There have been a total of 25,515 confirmed, probable and suspected cases of EVD in Guinea, Liberia and Sierra Leone, with 10,572 deaths. In the past 21 days, a total of 191 EVD cases were recorded in the three countries.
Liberia
Since recording one Ebola case in late March, Liberia has not recorded any new cases of the deadly disease since. The last confirmed case passed away on 27 March and Liberia is currently conducting the 42-day countdown to being officially declared free of the disease.
Guinea
Guinea recorded 21 cases of EVD during this reporting period, compared to 57 confirmed the previous week. A total of six Guinean prefectures reported at least one confirmed case of EVD during this reporting period, a decline from the 7 prefectures that reported a case in the previous week. Affected prefectures are in the western area and include the capital city Conakry, which recorded 8 confirmed cases during this reporting period. The nearby prefectures of Coyah (1 case), Dubreka (1 case); Forecariah (6 cases), Fria (1 case) and Kindia (4 cases) also reported cases.
Sierra Leone
Sierra Leone reported a fifth consecutive weekly decrease from 25 confirmed cases in the week leading to 29 March, to 9 during this reporting period. Over this reporting period, Sierra Leone reported zero cases on 3 days.
Cases were reported in four western districts: Kambia (2 cases), Port Loko (1 case), Western Area Rural (1 case) and Western Area Urban (5 cases), which includes the capital city Freetown.
Liberia Reports New Ebola Case
March 24, 2015 in LiberiaLiberia has confirmed its first new Ebola case in more than a month, resulting in a major setback as the country had hoped to be soon declared free of the deadly disease.

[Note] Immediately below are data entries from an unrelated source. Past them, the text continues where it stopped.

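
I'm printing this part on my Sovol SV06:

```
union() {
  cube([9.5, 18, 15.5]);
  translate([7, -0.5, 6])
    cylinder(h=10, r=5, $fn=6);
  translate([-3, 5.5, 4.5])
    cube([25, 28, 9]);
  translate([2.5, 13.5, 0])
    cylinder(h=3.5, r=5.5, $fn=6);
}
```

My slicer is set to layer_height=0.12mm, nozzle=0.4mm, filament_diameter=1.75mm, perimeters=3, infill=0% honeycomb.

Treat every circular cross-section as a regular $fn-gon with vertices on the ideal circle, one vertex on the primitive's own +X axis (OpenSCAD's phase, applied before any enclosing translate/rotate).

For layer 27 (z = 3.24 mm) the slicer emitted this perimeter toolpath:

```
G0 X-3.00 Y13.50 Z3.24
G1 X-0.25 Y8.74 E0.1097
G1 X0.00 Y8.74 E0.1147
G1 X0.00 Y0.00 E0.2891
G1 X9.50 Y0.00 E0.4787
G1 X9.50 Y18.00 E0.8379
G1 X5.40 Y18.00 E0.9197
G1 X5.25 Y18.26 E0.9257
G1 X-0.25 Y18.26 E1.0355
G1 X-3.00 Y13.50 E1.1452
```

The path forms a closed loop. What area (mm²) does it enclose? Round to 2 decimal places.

Apply the shoelace formula to the sequence of (X, Y) vertices; enclosed area = 187.85 mm².

187.85 mm²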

On Friday, government spokesman Lewis Brown disclosed, “a woman has been confirmed as an Ebola patient… This is a new case after we have gone more than 27 days without a single case. It is a setback.” The woman has been transferred to the ELWA Ebola treatment unit in the capital Monrovia. Dr Francis Kateh, acting head of the Liberia Ebola Case Management team, has disclosed that the patient does not seem to be linked to any of the people on an Ebola contact list and that she has stated that she did not travel recently to any of the neighbouring infected countries. Authorities are now considering the possibility that she had a visitor from outside Liberia who infected her or that “…she may have contracted the virus through sexual intercourse with a survivor.” Officials are now compiling a list of people who came into contact with the patient who will be monitored for symptoms. While Liberia had not reported any new cases for several weeks, health officials warned that even after areas are declared free of the deadly disease, new cases were still possible due to sexual transmission.
Earlier this month, the World Health Organization (WHO) had announced that Liberia had registered no new case of the deadly virus since 19 February. On 5 March, Liberia discharged its last confirmed Ebola patient, Beatrice Yordoldo. In the week leading up to 15 March, surveillance and early warning systems had detected 125 suspected cases of Ebola however none of them tested positive for the deadly virus. Liberia had started its 42-day countdown towards being considered Ebola-free on 4 March and would have been cleared by 15 April.
At the height of the Ebola epidemic in West Africa, Liberia was the hardest hit country and has seen more than 4,000 deaths. According to the latest figures released by the WHO, since the outbreak began in December 2013, 24,753 people in nine countries have been infected with the virus, and 10,236 have died. All but fifteen of those deaths occurred in Guinea, Liberia and Sierra Leone.